Vertebroplasty is a term that describes a surgical therapy that has been performed as an open operative procedure for decades, using bone graft, cement, or metal implants to modify or reconstruct damaged or destroyed vertebra.1-12 In these procedures, polymethylmethacrylate (PMMA) has been the cement most often used for reconstruction and augmentation of bone damaged by trauma or tumor invasion.1,3,11,12 Shortly after Galibert and Deramond13 performed the first percutaneous vertebroplasty (PV) in 1984 (by injecting PMMA into a C2 vertebra that had been destroyed by an aggressive hemangioma), Dusquenel adapted the procedure to treat the pain resulting from the compression fractures associated with osteoporosis and malignancy; this was reported by Lapras et al. in 1989.14 A small series followed in 1991 by Debussche-Depriester et al. that reported good pain relief in five osteoporotic compression fractures treated with PV.15 Even though the procedure was known to be useful in osteoporotic compression fractures, its early use in Europe focused on the treatment for pain resulting from tumor invasion of the spine.
In 1993, PV was introduced into the United States at the University of Virginia by Dion and colleagues (Jensen, DeNardo, and Mathis). These investigators focused their work primarily on osteoporotic compression fractures and subsequently provided the first clinical series from the United States in which PV was used.16 Their report noted significant pain relief in 85 to 90% of patients treated for painful osteo-porotic compression fractures. This was similar to the early reports about PV from Europe. Since that time, the procedure has grown in popularity and is now becoming the standard of care for pain produced by osteoporotic compression fractures of the spine.17
The osteoporotic population at risk of fracture is huge, with between 700,000 and 1,200,000 vertebral compression fractures a year in the United States resulting from osteoporosis alone.18 The incidence of compression fracture exceeds that for hip fracture, and the direct costs of fractures yearly in the United States due to osteoporosis is in excess of $15 billion.18-20 Osteoporosis is greatest in elderly Caucasian females, and the number of affected individuals is growing yearly.20 Additionally, significant numbers of fractures occur in males and in patients receiving steroids for conditions such as cancer, collagen vascular disease, transplant therapy, and severe allergy or asthma.

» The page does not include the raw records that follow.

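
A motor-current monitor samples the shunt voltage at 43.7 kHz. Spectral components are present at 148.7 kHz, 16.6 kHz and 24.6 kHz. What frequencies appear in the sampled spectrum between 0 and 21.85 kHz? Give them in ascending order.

16.6 kHz, 17.6 kHz, 19.1 kHz

fs/2 = 21.85 kHz.
148.7 kHz mod fs = 17.6 kHz.
17.6 kHz ≤ fs/2 = 21.85 kHz, appears at 17.6 kHz.
16.6 kHz ≤ fs/2 = 21.85 kHz, passes unchanged.
24.6 kHz > fs/2 = 21.85 kHz, folds to fs − 24.6 kHz = 19.1 kHz.
Distinct values: {16.6 kHz, 17.6 kHz, 19.1 kHz}.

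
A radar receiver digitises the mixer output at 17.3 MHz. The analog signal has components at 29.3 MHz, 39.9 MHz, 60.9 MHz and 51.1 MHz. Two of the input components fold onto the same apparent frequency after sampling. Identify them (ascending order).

29.3 MHz, 39.9 MHz

fs/2 = 8.65 MHz.
29.3 MHz mod fs = 12 MHz.
12 MHz > fs/2 = 8.65 MHz, folds to fs − 12 MHz = 5.3 MHz.
39.9 MHz mod fs = 5.3 MHz.
5.3 MHz ≤ fs/2 = 8.65 MHz, appears at 5.3 MHz.
60.9 MHz mod fs = 9 MHz.
9 MHz > fs/2 = 8.65 MHz, folds to fs − 9 MHz = 8.3 MHz.
51.1 MHz mod fs = 16.5 MHz.
16.5 MHz > fs/2 = 8.65 MHz, folds to fs − 16.5 MHz = 0.8 MHz.
29.3 MHz and 39.9 MHz both map to 5.3 MHz.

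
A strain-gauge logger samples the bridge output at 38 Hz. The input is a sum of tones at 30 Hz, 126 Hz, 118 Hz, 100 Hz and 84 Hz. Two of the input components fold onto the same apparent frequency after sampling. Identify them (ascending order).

30 Hz, 84 Hz

fs/2 = 19 Hz.
30 Hz > fs/2 = 19 Hz, folds to fs − 30 Hz = 8 Hz.
126 Hz mod fs = 12 Hz.
12 Hz ≤ fs/2 = 19 Hz, appears at 12 Hz.
118 Hz mod fs = 4 Hz.
4 Hz ≤ fs/2 = 19 Hz, appears at 4 Hz.
100 Hz mod fs = 24 Hz.
24 Hz > fs/2 = 19 Hz, folds to fs − 24 Hz = 14 Hz.
84 Hz mod fs = 8 Hz.
8 Hz ≤ fs/2 = 19 Hz, appears at 8 Hz.
30 Hz and 84 Hz both map to 8 Hz.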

Percutaneous vertebroplasty is indicated in patients who exhibit pain resulting from vertebral compression fractures (VCFs) that are due to the weakening associated with bone mineral loss secondary to osteoporosis and who are not effectively treated by medical or conservative therapy (i.e., analgesics, bed rest, external bracing, etc.).16,17,21-33 Without PV, chronic pain in these individuals typically lasts from 2 weeks to 3 months.34 The chronic debilitation, limitation of activity, and decline in quality of life resulting from these fractures has been shown to result in depression, loss of self-esteem, and physical impairment. Recent data reveal that vertebral compression fractures are associated with an increased mortality of 25 to 30% compared with age-matched controls.35
Though less common than osteoporosis, neoplastic disease is well known as a cause of painful VCFs. These fractures can be associated with primary malignant or metastatic lesions, myeloma, and with aggressive benign tumors such as hemangiomas. Painful compression fractures may have a clinical picture similar to that of the osteoporotic variety. If the etiology is in question, biopsy should precede or accompany the PV, which will not alter or impair other therapeutic measures such as chemotherapy or radiotherapy. The risk of cement leak is higher with a tumor etiology for VCF than with osteoporosis, generally because the vertebra is less intact. The risk of significant cement leak (or tumor extrusion by the cement) is increased with destruction of the posterior wall of the vertebra. With tumor extension into the spinal canal (even without symptoms), PV will have a high risk of creating or exacerbating neural compression and should generally be avoided.